If we were being honest, very honest, we’d have to agree that even queens of the heartbreak vocal fail to stir the imagination of a record buying public in the same way a pack of salivating youths with switch-guitars and guerrilla marketing scams can. Take those sickeningly vital chart shakers, the Arctic Monkeys; who would you rather have tear open the ring pull on your end-of-term party – Alex Turner and his pals or the gentle, purring melancholy of your Stuart Staples? The incendiary rock of the Ferdinands or the loquacious, lyrical intent of Mr Wainwright? The world of current events is no different; only things that are big, bad and loud hit the headlines – whether it’s the shit that hits the fan in Denmark, or the shit that hits the fan in Westminster, it’s the sound of shit hitting that we’re all really interested in, everything else is just background noise.
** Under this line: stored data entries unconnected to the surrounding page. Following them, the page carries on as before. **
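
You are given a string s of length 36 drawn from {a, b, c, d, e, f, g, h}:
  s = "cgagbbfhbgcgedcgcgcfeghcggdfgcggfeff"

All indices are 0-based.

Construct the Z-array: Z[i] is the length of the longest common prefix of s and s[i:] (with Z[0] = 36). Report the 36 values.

Z[0]=36
i=1: fresh scan; Z[1]=0
i=2: fresh scan; Z[2]=0
i=3: fresh scan; Z[3]=0
i=4: fresh scan; Z[4]=0
i=5: fresh scan; Z[5]=0
i=6: fresh scan; Z[6]=0
i=7: fresh scan; Z[7]=0
i=8: fresh scan; Z[8]=0
i=9: fresh scan; Z[9]=0
i=10: fresh scan; Z[10]=2 extend→box=[10,12)
i=11: min(r-i=1, Z[1]=0)=0; Z[11]=0
i=12: fresh scan; Z[12]=0
i=13: fresh scan; Z[13]=0
i=14: fresh scan; Z[14]=2 extend→box=[14,16)
i=15: min(r-i=1, Z[1]=0)=0; Z[15]=0
i=16: fresh scan; Z[16]=2 extend→box=[16,18)
i=17: min(r-i=1, Z[1]=0)=0; Z[17]=0
i=18: fresh scan; Z[18]=1 extend→box=[18,19)
i=19: fresh scan; Z[19]=0
i=20: fresh scan; Z[20]=0
i=21: fresh scan; Z[21]=0
i=22: fresh scan; Z[22]=0
i=23: fresh scan; Z[23]=2 extend→box=[23,25)
i=24: min(r-i=1, Z[1]=0)=0; Z[24]=0
i=25: fresh scan; Z[25]=0
i=26: fresh scan; Z[26]=0
i=27: fresh scan; Z[27]=0
i=28: fresh scan; Z[28]=0
i=29: fresh scan; Z[29]=2 extend→box=[29,31)
i=30: min(r-i=1, Z[1]=0)=0; Z[30]=0
i=31: fresh scan; Z[31]=0
i=32: fresh scan; Z[32]=0
i=33: fresh scan; Z[33]=0
i=34: fresh scan; Z[34]=0
i=35: fresh scan; Z[35]=0

[36, 0, 0, 0, 0, 0, 0, 0, 0, 0, 2, 0, 0, 0, 2, 0, 2, 0, 1, 0, 0, 0, 0, 2, 0, 0, 0, 0, 0, 2, 0, 0, 0, 0, 0, 0]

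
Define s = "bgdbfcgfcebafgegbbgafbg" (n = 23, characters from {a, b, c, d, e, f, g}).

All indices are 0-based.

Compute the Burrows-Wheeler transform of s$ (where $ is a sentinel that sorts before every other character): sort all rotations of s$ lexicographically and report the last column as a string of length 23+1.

rank  rotation                  last
    0  $bgdbfcgfcebafgegbbgafbg  g
    1  afbg$bgdbfcgfcebafgegbbg  g
    2  afgegbbgafbg$bgdbfcgfceb  b
    3  bafgegbbgafbg$bgdbfcgfce  e
    4  bbgafbg$bgdbfcgfcebafgeg  g
    5  bfcgfcebafgegbbgafbg$bgd  d
    6  bg$bgdbfcgfcebafgegbbgaf  f
    7  bgafbg$bgdbfcgfcebafgegb  b
    8  bgdbfcgfcebafgegbbgafbg$  $
    9  cebafgegbbgafbg$bgdbfcgf  f
   10  cgfcebafgegbbgafbg$bgdbf  f
   11  dbfcgfcebafgegbbgafbg$bg  g
   12  ebafgegbbgafbg$bgdbfcgfc  c
   13  egbbgafbg$bgdbfcgfcebafg  g
   14  fbg$bgdbfcgfcebafgegbbga  a
   15  fcebafgegbbgafbg$bgdbfcg  g
   16  fcgfcebafgegbbgafbg$bgdb  b
   17  fgegbbgafbg$bgdbfcgfceba  a
   18  g$bgdbfcgfcebafgegbbgafb  b
   19  gafbg$bgdbfcgfcebafgegbb  b
   20  gbbgafbg$bgdbfcgfcebafge  e
   21  gdbfcgfcebafgegbbgafbg$b  b
   22  gegbbgafbg$bgdbfcgfcebaf  f
   23  gfcebafgegbbgafbg$bgdbfc  c

ggbegdfb$ffgcgagbabbebfc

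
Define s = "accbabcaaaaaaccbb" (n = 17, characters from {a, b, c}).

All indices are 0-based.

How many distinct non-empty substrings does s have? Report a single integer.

rank | idx | suffix
   0 |   7 | aaaaaaccbb
   1 |   8 | aaaaaccbb
   2 |   9 | aaaaccbb
   3 |  10 | aaaccbb
   4 |  11 | aaccbb
   5 |   4 | abcaaaaaaccbb
   6 |   0 | accbabcaaaaaaccbb
   7 |  12 | accbb
   8 |  16 | b
   9 |   3 | babcaaaaaaccbb
  10 |  15 | bb
  11 |   5 | bcaaaaaaccbb
  12 |   6 | caaaaaaccbb
  13 |   2 | cbabcaaaaaaccbb
  14 |  14 | cbb
  15 |   1 | ccbabcaaaaaaccbb
  16 |  13 | ccbb

SA = [7, 8, 9, 10, 11, 4, 0, 12, 16, 3, 15, 5, 6, 2, 14, 1, 13]
rank  pair      lcp
   1  s[7:],s[8:]  5  'aaaaa'
   2  s[8:],s[9:]  4  'aaaa'
   3  s[9:],s[10:]  3  'aaa'
   4  s[10:],s[11:]  2  'aa'
   5  s[11:],s[4:]  1  'a'
   6  s[4:],s[0:]  1  'a'
   7  s[0:],s[12:]  4  'accb'
   8  s[12:],s[16:]  0  ''
   9  s[16:],s[3:]  1  'b'
  10  s[3:],s[15:]  1  'b'
  11  s[15:],s[5:]  1  'b'
  12  s[5:],s[6:]  0  ''
  13  s[6:],s[2:]  1  'c'
  14  s[2:],s[14:]  2  'cb'
  15  s[14:],s[1:]  1  'c'
  16  s[1:],s[13:]  3  'ccb'

n(n+1)/2 = 17·18/2 = 153
Σ LCP = 0 + 5 + 4 + 3 + 2 + 1 + 1 + 4 + 0 + 1 + 1 + 1 + 0 + 1 + 2 + 1 + 3 = 30
distinct = 153 − 30 = 123

123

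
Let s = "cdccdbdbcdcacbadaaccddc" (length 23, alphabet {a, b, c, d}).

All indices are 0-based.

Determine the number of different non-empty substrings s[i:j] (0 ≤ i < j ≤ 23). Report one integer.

sorted suffixes:
  #0 SA[0]=16  'aaccddc'
  #1 SA[1]=11  'acbadaaccddc'
  #2 SA[2]=17  'accddc'
  #3 SA[3]=14  'adaaccddc'
  #4 SA[4]=13  'badaaccddc'
  #5 SA[5]=7  'bcdcacbadaaccddc'
  #6 SA[6]=5  'bdbcdcacbadaaccddc'
  #7 SA[7]=22  'c'
  #8 SA[8]=10  'cacbadaaccddc'
  #9 SA[9]=12  'cbadaaccddc'
  #10 SA[10]=2  'ccdbdbcdcacbadaaccddc'
  #11 SA[11]=18  'ccddc'
  #12 SA[12]=3  'cdbdbcdcacbadaaccddc'
  #13 SA[13]=8  'cdcacbadaaccddc'
  #14 SA[14]=0  'cdccdbdbcdcacbadaaccddc'
  #15 SA[15]=19  'cddc'
  #16 SA[16]=15  'daaccddc'
  #17 SA[17]=6  'dbcdcacbadaaccddc'
  #18 SA[18]=4  'dbdbcdcacbadaaccddc'
  #19 SA[19]=21  'dc'
  #20 SA[20]=9  'dcacbadaaccddc'
  #21 SA[21]=1  'dccdbdbcdcacbadaaccddc'
  #22 SA[22]=20  'ddc'

SA = [16, 11, 17, 14, 13, 7, 5, 22, 10, 12, 2, 18, 3, 8, 0, 19, 15, 6, 4, 21, 9, 1, 20]
[i] adj suffixes → lcp
  [1] 16/11 → 1 ('a')
  [2] 11/17 → 2 ('ac')
  [3] 17/14 → 1 ('a')
  [4] 14/13 → 0 ('')
  [5] 13/7 → 1 ('b')
  [6] 7/5 → 1 ('b')
  [7] 5/22 → 0 ('')
  [8] 22/10 → 1 ('c')
  [9] 10/12 → 1 ('c')
  [10] 12/2 → 1 ('c')
  [11] 2/18 → 3 ('ccd')
  [12] 18/3 → 1 ('c')
  [13] 3/8 → 2 ('cd')
  [14] 8/0 → 3 ('cdc')
  [15] 0/19 → 2 ('cd')
  [16] 19/15 → 0 ('')
  [17] 15/6 → 1 ('d')
  [18] 6/4 → 2 ('db')
  [19] 4/21 → 1 ('d')
  [20] 21/9 → 2 ('dc')
  [21] 9/1 → 2 ('dc')
  [22] 1/20 → 1 ('d')

n(n+1)/2 = 23·24/2 = 276
Σ LCP = 0 + 1 + 2 + 1 + 0 + 1 + 1 + 0 + 1 + 1 + 1 + 3 + 1 + 2 + 3 + 2 + 0 + 1 + 2 + 1 + 2 + 2 + 1 = 29
distinct = 276 − 29 = 247

247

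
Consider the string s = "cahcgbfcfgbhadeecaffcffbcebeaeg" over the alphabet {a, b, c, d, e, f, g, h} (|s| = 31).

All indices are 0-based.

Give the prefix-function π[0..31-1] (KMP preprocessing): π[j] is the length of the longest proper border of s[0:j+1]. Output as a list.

[0, 0, 0, 1, 0, 0, 0, 1, 0, 0, 0, 0, 0, 0, 0, 0, 1, 2, 0, 0, 1, 0, 0, 0, 1, 0, 0, 0, 0, 0, 0]

π[0] = 0
j=1 s[j]='a': π[1]=0 (border '')
j=2 s[j]='h': π[2]=0 (border '')
j=3 s[j]='c': π[3]=1 (border 'c')
j=4 s[j]='g': k: 1→0; π[4]=0 (border '')
j=5 s[j]='b': π[5]=0 (border '')
j=6 s[j]='f': π[6]=0 (border '')
j=7 s[j]='c': π[7]=1 (border 'c')
j=8 s[j]='f': k: 1→0; π[8]=0 (border '')
j=9 s[j]='g': π[9]=0 (border '')
j=10 s[j]='b': π[10]=0 (border '')
j=11 s[j]='h': π[11]=0 (border '')
j=12 s[j]='a': π[12]=0 (border '')
j=13 s[j]='d': π[13]=0 (border '')
j=14 s[j]='e': π[14]=0 (border '')
j=15 s[j]='e': π[15]=0 (border '')
j=16 s[j]='c': π[16]=1 (border 'c')
j=17 s[j]='a': π[17]=2 (border 'ca')
j=18 s[j]='f': k: 2→0; π[18]=0 (border '')
j=19 s[j]='f': π[19]=0 (border '')
j=20 s[j]='c': π[20]=1 (border 'c')
j=21 s[j]='f': k: 1→0; π[21]=0 (border '')
j=22 s[j]='f': π[22]=0 (border '')
j=23 s[j]='b': π[23]=0 (border '')
j=24 s[j]='c': π[24]=1 (border 'c')
j=25 s[j]='e': k: 1→0; π[25]=0 (border '')
j=26 s[j]='b': π[26]=0 (border '')
j=27 s[j]='e': π[27]=0 (border '')
j=28 s[j]='a': π[28]=0 (border '')
j=29 s[j]='e': π[29]=0 (border '')
j=30 s[j]='g': π[30]=0 (border '')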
The downside of this is that we have a life dominated by headlines, but few stories of any worth. Those who have the most to say are often silenced by those who speak or gesticulate the loudest; an especial shame given that folks like Orton, Staples and Wainwright invariably have the greatest of stories to share and the most wonderful of voices by which to share them. Which brings us to ‘Comfort Of Strangers’. Four albums in, two Mercury Music Prize nominations in the bag, and collaborations with a staggering range of A-List characters including William Orbit, the Chemical Brothers, Andrew Weatherall, John Cale, John Martyn, Sheryl Crow, Emmylou Harris and Everything But The Girl and the little girl from Norfolk has failed to make the transition from cult songstress to household name. And mercifully, ‘Comfort Of Strangers’ doesn’t look set to change all that.
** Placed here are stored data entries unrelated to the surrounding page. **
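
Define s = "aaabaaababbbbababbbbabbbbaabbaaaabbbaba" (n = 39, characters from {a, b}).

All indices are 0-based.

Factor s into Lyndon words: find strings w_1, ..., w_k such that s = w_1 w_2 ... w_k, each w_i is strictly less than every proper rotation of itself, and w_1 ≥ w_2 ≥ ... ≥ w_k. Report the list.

emit factor 1: 'aaabaaababbbbababbbbabbbbaabb' (i=0, period=29)
emit factor 2: 'aaaabbbab' (i=29, period=9)
emit factor 3: 'a' (i=38, period=1)

["aaabaaababbbbababbbbabbbbaabb", "aaaabbbab", "a"]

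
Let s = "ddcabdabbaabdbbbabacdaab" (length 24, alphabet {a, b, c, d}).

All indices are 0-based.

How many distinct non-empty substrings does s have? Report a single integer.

rank→(start, suffix):
  0 → (21, 'aab')
  1 → (9, 'aabdbbbabacdaab')
  2 → (22, 'ab')
  3 → (16, 'abacdaab')
  4 → (6, 'abbaabdbbbabacdaab')
  5 → (3, 'abdabbaabdbbbabacdaab')
  6 → (10, 'abdbbbabacdaab')
  7 → (18, 'acdaab')
  8 → (23, 'b')
  9 → (8, 'baabdbbbabacdaab')
  10 → (15, 'babacdaab')
  11 → (17, 'bacdaab')
  12 → (7, 'bbaabdbbbabacdaab')
  13 → (14, 'bbabacdaab')
  14 → (13, 'bbbabacdaab')
  15 → (4, 'bdabbaabdbbbabacdaab')
  16 → (11, 'bdbbbabacdaab')
  17 → (2, 'cabdabbaabdbbbabacdaab')
  18 → (19, 'cdaab')
  19 → (20, 'daab')
  20 → (5, 'dabbaabdbbbabacdaab')
  21 → (12, 'dbbbabacdaab')
  22 → (1, 'dcabdabbaabdbbbabacdaab')
  23 → (0, 'ddcabdabbaabdbbbabacdaab')

SA = [21, 9, 22, 16, 6, 3, 10, 18, 23, 8, 15, 17, 7, 14, 13, 4, 11, 2, 19, 20, 5, 12, 1, 0]
rank  pair      lcp
   1  s[21:],s[9:]  3  'aab'
   2  s[9:],s[22:]  1  'a'
   3  s[22:],s[16:]  2  'ab'
   4  s[16:],s[6:]  2  'ab'
   5  s[6:],s[3:]  2  'ab'
   6  s[3:],s[10:]  3  'abd'
   7  s[10:],s[18:]  1  'a'
   8  s[18:],s[23:]  0  ''
   9  s[23:],s[8:]  1  'b'
  10  s[8:],s[15:]  2  'ba'
  11  s[15:],s[17:]  2  'ba'
  12  s[17:],s[7:]  1  'b'
  13  s[7:],s[14:]  3  'bba'
  14  s[14:],s[13:]  2  'bb'
  15  s[13:],s[4:]  1  'b'
  16  s[4:],s[11:]  2  'bd'
  17  s[11:],s[2:]  0  ''
  18  s[2:],s[19:]  1  'c'
  19  s[19:],s[20:]  0  ''
  20  s[20:],s[5:]  2  'da'
  21  s[5:],s[12:]  1  'd'
  22  s[12:],s[1:]  1  'd'
  23  s[1:],s[0:]  1  'd'

n(n+1)/2 = 24·25/2 = 300
Σ LCP = 0 + 3 + 1 + 2 + 2 + 2 + 3 + 1 + 0 + 1 + 2 + 2 + 1 + 3 + 2 + 1 + 2 + 0 + 1 + 0 + 2 + 1 + 1 + 1 = 34
distinct = 300 − 34 = 266

266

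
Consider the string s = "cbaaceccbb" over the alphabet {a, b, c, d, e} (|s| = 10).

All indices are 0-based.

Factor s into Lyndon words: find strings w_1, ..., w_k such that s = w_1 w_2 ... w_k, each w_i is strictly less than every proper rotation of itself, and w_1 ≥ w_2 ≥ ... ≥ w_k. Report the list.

emit factor 1: 'c' (i=0, period=1)
emit factor 2: 'b' (i=1, period=1)
emit factor 3: 'aaceccbb' (i=2, period=8)

["c", "b", "aaceccbb"]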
Recorded in just 14 days at New York’s Sear Sound Studio with Jim O’Rourke (Gastr Del Sol, Sonic Youth, Wilco) sitting in as producer, ‘Comfort Of Strangers’ offers 14 remarkably intimate and natural performances, pared down and stripped to an almost skeletal degree but divulging the sweetest and often cruellest of secrets. Take ‘Worms’. No more swaddling electronica. No more preening. ‘Worms’ is the sound of a woman without make-up, the sound of a woman who’s lost the will to please, the ‘apple eating heathen’, the ‘rib stealing Eve’ as likely to shag you senseless as cut off your balls with her teeth; not some screaming and neurotic Sylvia Plath-type exactly, more your no-frills Dorothy Perkins, and whilst this vitriol by no means defines the album, it illustrates Orton’s new found sense of purpose and the epiphany she’s clearly experienced. Yes, the dungarees may have been picked out the wardrobe with giddy abandon and the rebellious folk-rising may be a trifle determined at times, but the playful, even coquettish lyrical twists that accompany the delightful ‘Conceived’ remind us that beneath the barbed wit beats a heart of purest fluff.
Muted, confessional, meditative and as rural as a mountain spring, ‘Comfort Of Strangers’ may be Orton’s finest hour, quietly staking her worth, and providing the kind of aching clarity to our lives that headlines seldom challenge. Go placidly amidst the noise and haste and remember what peace there is in silence. Beautiful.